Nello stesso si erano individuati i settori in cui intervenire: edilizia scolastica a Santa Croce di
Magliano, assistenza ai disabili e sevizio alla persona a Casacalenda e Castellino del Biferno.
I rappresentanti emiliani sono il sindaco di Reggio Emilia, Antonella Spaggiari, Franco Ferretti segretario della Camera del Lavoro di Reggio Emilia, Giuseppe Pagani segretario Cisl Reggio Emilia, Domiziano Mancaruso segretario Uil Reggio Emilia, oltre ai rappresentanti delle Associazioni imprenditoriali ed istituzionali di Reggio Emilia.

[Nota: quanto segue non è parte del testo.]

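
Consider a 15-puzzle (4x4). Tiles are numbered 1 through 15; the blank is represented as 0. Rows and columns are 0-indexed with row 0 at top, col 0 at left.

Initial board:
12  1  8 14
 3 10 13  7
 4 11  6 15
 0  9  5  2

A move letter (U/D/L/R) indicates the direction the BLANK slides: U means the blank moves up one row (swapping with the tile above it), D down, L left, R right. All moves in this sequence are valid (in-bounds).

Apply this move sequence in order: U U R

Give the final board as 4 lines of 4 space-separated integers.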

Presenti all'incontro i sindaci Giovanni Tozzi, Giovanni Gianfelice, Enrico Fratangelo, il segretario generale della Cigl Molise Michele Pietraroia, Silvio Mastrocola segretaro della Cisl Molise e Cesarino Figliola segretario della Uil Molise.
Dagli interventi di tutti i suddetti rappresentanti é emersa chiara la constatazione che a questi preziosi aiuti vanno affiancati urgentemente, quelli dello Stato se non si vuole spopolare queste aree
interne già cariche di problemi anteriori al sisma.